Et quand il la retrouverait en classe, elle s'empresserait de lui demander si ça lui avait provoqué de l'émotion. Dans un certain sens, Hiro devrait être reconnaissant envers Hime-sempai, parce qu'elle l'obligeait encore et encore à mentir sans se faire prendre. Hiro sentait confusément que c'était l'un de ces talents que les adultes essaient de cacher aux enfants alors que c'est absolument indispensable à maîtriser pour son avenir.

Dans l'ensemble, c'était plutôt un Nouvel An réussi. Mais en général, le Nouvel An devait vous donner l'impression que vous alliez passer une année formidable, tout comme la saint Sylvestre devait faire croire à tout le monde que c'était une bonne chose que l'année se termine enfin.

Hiro en retirait l'impression que les grandes personnes attendaient toujours que les choses se passent mieux à l'avenir. Pourquoi ils ne pouvaient pas simplement se poser et se dire, oui, ce que j'ai là est bien, je vais en profiter ?

Bien sûr, il avait un soupçon de réponse : parce que ça finissait par ennuyer, et personne n'aime s'ennuyer. Les gens aimaient la nouveauté, c'était juste comme ça.

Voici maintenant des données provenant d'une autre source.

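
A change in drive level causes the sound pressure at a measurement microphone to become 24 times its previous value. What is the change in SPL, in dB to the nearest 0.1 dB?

Sound pressure is an amplitude quantity: ΔL = 20·log₁₀(p₂/p₁).
20·log₁₀(24) = 27.6 dB.

27.6 dB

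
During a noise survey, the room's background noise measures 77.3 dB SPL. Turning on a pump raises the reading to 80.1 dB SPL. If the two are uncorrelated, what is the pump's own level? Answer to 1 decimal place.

Subtract intensities: L_src = 10·log₁₀(10^(L_total/10) − 10^(L_bg/10)).
L_src = 10·log₁₀(10^(80.1/10) − 10^(77.3/10)) = 10·log₁₀(48630000) = 76.9 dB SPL.

76.9 dB SPL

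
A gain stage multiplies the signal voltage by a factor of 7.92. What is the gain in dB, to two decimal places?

17.97 dB

Voltage is an amplitude quantity, so gain = 20·log₁₀(V_out/V_in).
20·log₁₀(7.92) = 17.97 dB.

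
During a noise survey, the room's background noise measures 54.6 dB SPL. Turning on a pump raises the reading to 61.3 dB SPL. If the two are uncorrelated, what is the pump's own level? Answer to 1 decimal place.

60.3 dB SPL

Remove the background by subtracting linear intensities:
L_src = 10·log₁₀(10^(61.3/10) − 10^(54.6/10)) = 10·log₁₀(1061000) = 60.3 dB SPL.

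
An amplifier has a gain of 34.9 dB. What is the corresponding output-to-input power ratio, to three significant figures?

3090

Power ratio = 10^(dB/10).
10^(34.9/10) = 10^(3.490) = 3090.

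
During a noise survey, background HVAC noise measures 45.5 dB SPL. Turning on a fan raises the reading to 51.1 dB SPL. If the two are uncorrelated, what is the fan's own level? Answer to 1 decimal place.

49.7 dB SPL

Remove the background by subtracting linear intensities:
L_src = 10·log₁₀(10^(51.1/10) − 10^(45.5/10)) = 10·log₁₀(93340) = 49.7 dB SPL.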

En parlant de nouveauté, d'ici deux mois ce serait déjà la fin de l'année scolaire pour lui. Et il ne savait toujours pas si Nura Wakana-sensei était ou non de la famille de Nura Rikuo-sensei, et si oui quel était le degré de parenté exact.

Bon, il pouvait lui demander directement, il savait qu'elle lui répondrait sans chichis. Mais ça gâchait tout le plaisir.